Segundo a socióloga, a obra “Filhas da Violência” retrata a violência intrafamiliar como sendo um fenómeno de alta complexidade e traz relatos com requinte de crueldade, que meninas e adolescentes sofreram por parte dos familiares dentro da residência.
“A título de exemplo, uma menina teve a mão queimada pela própria mãe por ter pego 10 escudos às escondidas para comprar ‘fresquinha’. A mãe justificou tal ato, como ter que educar a filha para que nunca mais ela venha a roubar”, revela.
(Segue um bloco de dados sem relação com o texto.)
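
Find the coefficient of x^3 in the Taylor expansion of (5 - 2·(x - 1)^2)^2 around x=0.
Expand to order 3: (5 - 2·(x - 1)^2)^2 = -16·x^3 + 4·x^2 + 24·x + 9 + O(x^4).
The coefficient of x^3 is -16.

Final answer: -16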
Outro fator que deixou a socióloga “bastante impactada” é o abuso sexual entre irmãos. “O livro traz plasmado o relato de uma menina que foi abusada sexualmente pelo irmão, que dormia na mesma cama e no mesmo quarto que os pais, separados apenas por uma cortina. A menina justificou este ato, pelo fato dela e o irmão escutarem os pais a terem relações sexuais, o que acabou por estimular o irmão a abusar dela”, revela e acrescenta que há também relatos de uma menina que foi abusada sexualmente pelo padrasto, e quando a mãe descobriu, acusou a filha de seduzir o seu companheiro e a expulsou de casa. “São relatos que nos remetem a um filme de terror da vida real”.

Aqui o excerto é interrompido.